The plan, which will cost about 123.8 million dollars (98.7 million euros), includes setting up surveillance systems, boosting national and regional response, increasing public awareness as well supplying drugs and equipment, according to a statement released by the UN’s Food and Agriculture Orgainsation (FAO).
The plan also “aims at providing the necessary guidance for effecting activities that enhance the prevention and control of the influenza in the poultry and human population,” the statement added.
Ethiopia has not recorded any cases of the virulent H5N1 strain, but it is considered at risk after the virus appeared in neighbouring Sudan and a human case was reported in Djibouti, the second country in Africa after Egypt to report human infection.

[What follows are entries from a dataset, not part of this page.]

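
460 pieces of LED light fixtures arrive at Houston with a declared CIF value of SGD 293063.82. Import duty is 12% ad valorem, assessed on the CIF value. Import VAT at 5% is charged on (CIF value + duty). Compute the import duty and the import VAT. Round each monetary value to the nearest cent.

Import duty: SGD 35167.66; import VAT: SGD 16411.57

Import duty = 293063.82 × 12% = 35167.66
VAT base = CIF + duty = 293063.82 + 35167.66 = 328231.48
Import VAT = 328231.48 × 5% = 16411.57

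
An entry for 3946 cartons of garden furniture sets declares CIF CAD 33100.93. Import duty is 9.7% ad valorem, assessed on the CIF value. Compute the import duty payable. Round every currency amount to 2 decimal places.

Import duty: CAD 3210.79

Import duty = 33100.93 × 9.7% = 3210.79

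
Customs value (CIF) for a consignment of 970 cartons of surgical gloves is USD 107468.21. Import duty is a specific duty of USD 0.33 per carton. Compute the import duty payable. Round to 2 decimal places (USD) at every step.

Import duty = 970 × 0.33 = 320.10

Import duty: USD 320.10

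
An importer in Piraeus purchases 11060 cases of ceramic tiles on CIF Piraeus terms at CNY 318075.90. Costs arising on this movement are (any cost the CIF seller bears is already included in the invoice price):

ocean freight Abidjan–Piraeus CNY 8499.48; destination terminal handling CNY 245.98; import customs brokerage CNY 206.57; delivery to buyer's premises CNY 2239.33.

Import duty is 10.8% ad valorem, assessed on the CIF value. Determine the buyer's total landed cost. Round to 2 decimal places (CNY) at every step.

CIF: the seller pays costs through ocean freight and marine insurance to the destination port.
Already in the invoice (seller's account under CIF): freight — exclude.
The CIF price already equals the CIF value: 318075.90
Import duty = 318075.90 × 10.8% = 34352.20
Buyer bears: destination terminal 245.98 + brokerage 206.57 + delivery 2239.33 + duty 34352.20 = 37044.08
Landed cost = invoice 318075.90 + 37044.08 = 355119.98

Total landed cost: CNY 355119.98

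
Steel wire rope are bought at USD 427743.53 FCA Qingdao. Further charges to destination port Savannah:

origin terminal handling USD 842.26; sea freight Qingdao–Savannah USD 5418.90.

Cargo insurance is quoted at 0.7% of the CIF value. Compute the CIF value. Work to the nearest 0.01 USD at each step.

CIF value: USD 437064.14

Let C be the CIF value. C = FCA price + pre-shipment costs + freight + 0.7% × C
C − 0.7% × C = 427743.53 + 842.26 + 5418.90
0.993 × C = 434004.69
C = 434004.69 / 0.993 = 437064.14
Insurance premium = 0.7% × 437064.14 = 3059.45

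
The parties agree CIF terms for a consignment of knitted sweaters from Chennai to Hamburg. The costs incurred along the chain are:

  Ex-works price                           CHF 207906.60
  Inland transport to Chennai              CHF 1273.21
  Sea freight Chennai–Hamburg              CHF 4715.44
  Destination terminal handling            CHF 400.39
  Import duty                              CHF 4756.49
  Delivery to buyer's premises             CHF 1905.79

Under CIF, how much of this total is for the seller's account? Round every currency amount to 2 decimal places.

CIF: the seller pays costs through ocean freight and marine insurance to the destination port.
Seller's account: goods 207906.60 + inland to port 1273.21 + freight 4715.44 = 213895.25
Buyer's account: destination terminal 400.39 + duty 4756.49 + delivery 1905.79 = 7062.67

Seller's account: CHF 213895.25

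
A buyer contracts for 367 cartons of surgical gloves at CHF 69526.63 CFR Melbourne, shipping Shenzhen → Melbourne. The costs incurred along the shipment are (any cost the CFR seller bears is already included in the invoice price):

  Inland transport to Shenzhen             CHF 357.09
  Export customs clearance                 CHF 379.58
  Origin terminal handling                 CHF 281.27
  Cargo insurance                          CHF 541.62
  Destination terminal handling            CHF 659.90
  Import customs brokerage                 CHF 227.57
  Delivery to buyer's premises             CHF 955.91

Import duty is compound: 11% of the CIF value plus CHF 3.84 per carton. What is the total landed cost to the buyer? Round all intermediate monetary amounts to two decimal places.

Total landed cost: CHF 81028.42

CFR: the seller pays costs through ocean freight to the destination port, but not insurance.
Already in the invoice (seller's account under CFR): inland to port, export clearance, origin terminal — exclude.
CIF value = CFR price + insurance = 69526.63 + 541.62 = 70068.25
Ad valorem component: 70068.25 × 11% = 7707.51
Specific component: 367 × 3.84 = 1409.28
Import duty = 7707.51 + 1409.28 = 9116.79
Buyer bears: insurance 541.62 + destination terminal 659.90 + brokerage 227.57 + delivery 955.91 + duty 9116.79 = 11501.79
Landed cost = invoice 69526.63 + 11501.79 = 81028.42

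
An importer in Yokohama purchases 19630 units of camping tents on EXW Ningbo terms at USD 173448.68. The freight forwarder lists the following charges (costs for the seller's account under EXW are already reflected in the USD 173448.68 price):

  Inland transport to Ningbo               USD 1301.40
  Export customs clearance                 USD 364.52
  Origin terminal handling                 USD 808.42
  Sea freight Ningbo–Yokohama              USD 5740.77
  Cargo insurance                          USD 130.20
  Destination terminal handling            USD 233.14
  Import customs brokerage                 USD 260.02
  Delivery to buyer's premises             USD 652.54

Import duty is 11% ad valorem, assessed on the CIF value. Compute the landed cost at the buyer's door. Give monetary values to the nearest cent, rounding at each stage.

Total landed cost: USD 202937.03

EXW: the seller makes goods available at their premises; the buyer bears all onward costs.
CIF value = EXW price + inland to port + export clearance + origin terminal + freight + insurance = 173448.68 + 1301.40 + 364.52 + 808.42 + 5740.77 + 130.20 = 181793.99
Import duty = 181793.99 × 11% = 19997.34
Buyer bears: inland to port 1301.40 + export clearance 364.52 + origin terminal 808.42 + freight 5740.77 + insurance 130.20 + destination terminal 233.14 + brokerage 260.02 + delivery 652.54 + duty 19997.34 = 29488.35
Landed cost = invoice 173448.68 + 29488.35 = 202937.03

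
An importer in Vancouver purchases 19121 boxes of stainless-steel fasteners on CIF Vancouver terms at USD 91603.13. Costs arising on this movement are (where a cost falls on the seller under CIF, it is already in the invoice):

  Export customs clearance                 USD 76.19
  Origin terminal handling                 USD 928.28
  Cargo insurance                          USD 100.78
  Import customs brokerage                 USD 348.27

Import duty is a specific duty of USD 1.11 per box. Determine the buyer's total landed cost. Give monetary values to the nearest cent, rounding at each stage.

CIF: the seller pays costs through ocean freight and marine insurance to the destination port.
Already in the invoice (seller's account under CIF): export clearance, origin terminal, insurance — exclude.
The CIF price already equals the CIF value: 91603.13
Import duty = 19121 × 1.11 = 21224.31
Buyer bears: brokerage 348.27 + duty 21224.31 = 21572.58
Landed cost = invoice 91603.13 + 21572.58 = 113175.71

Total landed cost: USD 113175.71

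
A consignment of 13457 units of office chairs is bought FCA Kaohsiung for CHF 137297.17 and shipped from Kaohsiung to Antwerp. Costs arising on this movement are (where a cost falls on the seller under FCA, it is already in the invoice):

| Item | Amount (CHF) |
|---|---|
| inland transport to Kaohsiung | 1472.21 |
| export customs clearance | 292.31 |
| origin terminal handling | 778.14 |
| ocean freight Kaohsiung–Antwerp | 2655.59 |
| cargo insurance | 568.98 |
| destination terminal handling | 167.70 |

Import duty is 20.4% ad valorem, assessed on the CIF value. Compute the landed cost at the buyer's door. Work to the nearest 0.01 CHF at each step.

Total landed cost: CHF 170292.76

FCA: the seller delivers export-cleared goods to the carrier; the buyer bears costs from that point.
Already in the invoice (seller's account under FCA): inland to port, export clearance — exclude.
CIF value = FCA price + origin terminal + freight + insurance = 137297.17 + 778.14 + 2655.59 + 568.98 = 141299.88
Import duty = 141299.88 × 20.4% = 28825.18
Buyer bears: origin terminal 778.14 + freight 2655.59 + insurance 568.98 + destination terminal 167.70 + duty 28825.18 = 32995.59
Landed cost = invoice 137297.17 + 32995.59 = 170292.76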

Health authorities have long warned that the east African region was at particular risk for the spread of the virus because it hosts large numbers of migratory birds thought to be carriers.
The H5N1 virus has hit poultry flocks in dozens of countries in Asia, Europe and Africa and claimed more than 100 human lives, but in Africa only Egypt so far has seen human fatalities with five deaths reported.